Think you could take on a strong storm? Before you get carried away, here’s what you really need to know about hurricanes, tornadoes, tsunamis, and thunder and lightning.
Hurricanes can be up to 600 miles across and travel at speeds of 75 to 200 mph. The effects of a hurricane can often be felt before it even arrives.
Tornadoes move at such high speeds that they have no trouble tossing a 2000 to 3000 pound van into the air. They have been known to freight sideways off their tracks.
Every thunderstorm is dangerous because each produces lightning and can also bring tornadoes, hail, strong winds and flash flooding.
The sound of a tornado changes depending on how close it is to the ground. Those passing just above ground sound like bees. Tornadoes higher up can sound like a train, jet plane or waterfall.
Flash flooding and rivers overflowing usually are the result of an abnormally heavy rainfall in a short time frame. It takes only hours for a flash flood to happen but days for a river to overflow.

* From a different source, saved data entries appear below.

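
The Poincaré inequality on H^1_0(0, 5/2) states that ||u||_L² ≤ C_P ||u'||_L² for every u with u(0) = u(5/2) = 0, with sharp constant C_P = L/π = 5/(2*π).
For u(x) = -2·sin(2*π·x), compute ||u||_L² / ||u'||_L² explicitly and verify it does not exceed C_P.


||u||_L² / ||u'||_L² = 1/(2*π) < C_P = 5/(2*π).

u(x) = -2·sin(2*π·x), so u'(x) = -4*π*cos(2*π*x).
Writing u(x) = A·sin(kπx/L) with A = -2 and k = 5, use ∫_0^L sin²(kπx/L) dx = L/2 and ∫_0^L cos²(kπx/L) dx = L/2.
u² = 4·sin²(2*π·x) and (u')² = 16*π^2·cos²(2*π·x), and each of sin², cos² integrates to L/2 = 5/4 over (0, 5/2).
∫_0^5/2 u² dx = 5, so ||u||_L² = sqrt(5).
∫_0^5/2 (u')² dx = 20*π^2, so ||u'||_L² = 2*sqrt(5)*π.
Ratio ||u||_L² / ||u'||_L² = 1/(2*π).
Sharp Poincaré constant on H^1_0(0, 5/2) is C_P = L/π = 5/(2*π), achieved by sin(2*π/5·x).
This is the k = 5 harmonic; the ratio L/(kπ) is strictly less than C_P = L/π, consistent with the sharp inequality ||u||_L² ≤ C_P ||u'||_L².


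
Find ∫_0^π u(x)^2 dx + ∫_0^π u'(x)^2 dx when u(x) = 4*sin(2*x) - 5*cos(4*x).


||u||_{H^1(0,π)}^2 = 505*π/2

u'(x) = 20*sin(4*x) + 8*cos(2*x).
Expand u² and (u')² and integrate term by term on (0, π), using: for integers n ≥ 1, ∫_0^π sin²(nx) dx = ∫_0^π cos²(nx) dx = π/2; for n ≠ n', ∫_0^π sin(nx)sin(n'x) dx = ∫_0^π cos(nx)cos(n'x) dx = 0; and by product-to-sum, ∫_0^π sin(nx)cos(n'x) dx = ½∫_0^π [sin((n+n')x) + sin((n−n')x)] dx, which is 0 when n+n' is even and 2n/(n²−n'²) when n+n' is odd (it need not vanish on (0, π)).
  u² squared terms: (-5)²·∫cos(4x)² dx = 25·π/2 = 25*π/2;  (4)²·∫sin(2x)² dx = 16·π/2 = 8*π.
  u² cross terms: 2·(-5)·(4)·∫cos(4x)·sin(2x) dx = -40·(0) = 0.
  So ∫_0^π u² dx = 25*π/2 + 8*π + 0 = 41*π/2.
  (u')² squared terms: (8)²·∫cos(2x)² dx = 64·π/2 = 32*π;  (20)²·∫sin(4x)² dx = 400·π/2 = 200*π.
  (u')² cross terms: 2·(8)·(20)·∫cos(2x)·sin(4x) dx = 320·(0) = 0.
  So ∫_0^π (u')² dx = 32*π + 200*π + 0 = 232*π.
||u||_{H^1}^2 = (41*π/2) + (232*π) = 505*π/2.


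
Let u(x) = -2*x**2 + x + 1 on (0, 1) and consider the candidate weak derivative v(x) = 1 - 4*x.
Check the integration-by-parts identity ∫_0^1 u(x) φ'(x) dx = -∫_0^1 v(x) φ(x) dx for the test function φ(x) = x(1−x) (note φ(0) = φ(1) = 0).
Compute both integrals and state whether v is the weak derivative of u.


LHS = 1/6, RHS = 1/6. Yes, v = u' weakly.

u(x) = -2*x**2 + x + 1, classical derivative u'(x) = 1 - 4*x.
φ(x) = x(1−x), so φ'(x) = 1 - 2*x.
Note φ(0) = φ(1) = 0, so the boundary term u·φ vanishes.
LHS = ∫_0^1 u(x) φ'(x) dx = ∫_0^1 (4*x^3 - 4*x^2 - x + 1) dx. Term by term:
  ∫_0^1 4*x^3 dx = 1;  ∫_0^1 -4*x^2 dx = -4/3;  ∫_0^1 -x dx = -1/2;
  ∫_0^1 1 dx = 1.
Sum: 1 − 4/3 − 1/2 + 1 = 1/6.
So LHS = 1/6.
∫_0^1 v(x) φ(x) dx = ∫_0^1 (4*x^3 - 5*x^2 + x) dx. Term by term:
  ∫_0^1 4*x^3 dx = 1;  ∫_0^1 -5*x^2 dx = -5/3;  ∫_0^1 x dx = 1/2.
Sum: 1 − 5/3 + 1/2 = -1/6.
So RHS = -∫_0^1 v(x) φ(x) dx = 1/6.
LHS = RHS, so the identity holds for this test φ.
Moreover u is smooth here and v(x) = u'(x) = 1 - 4*x pointwise, so the identity holds for every test function. Hence v is the weak derivative of u.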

Hurricanes need warm water below and cool wind above in order to form. The wind must also be blowing in the same direction in order to force warm air from the ocean upwards to meet the cool air.
Remember the 30/30 lightning safety rule. Head for indoors if you see lightening but can’t count to 30 before hearing thunder. Stay indoors for 30 minutes after hearing the last clap of thunder.
Most people are struck by summer lightening when caught outdoors in the afternoon and evening.
The term cyclone and tornadoes are often mixed up. A cyclone is any area of low pressure while a tornado is a violently rotating column of wind. Both are equally damaging.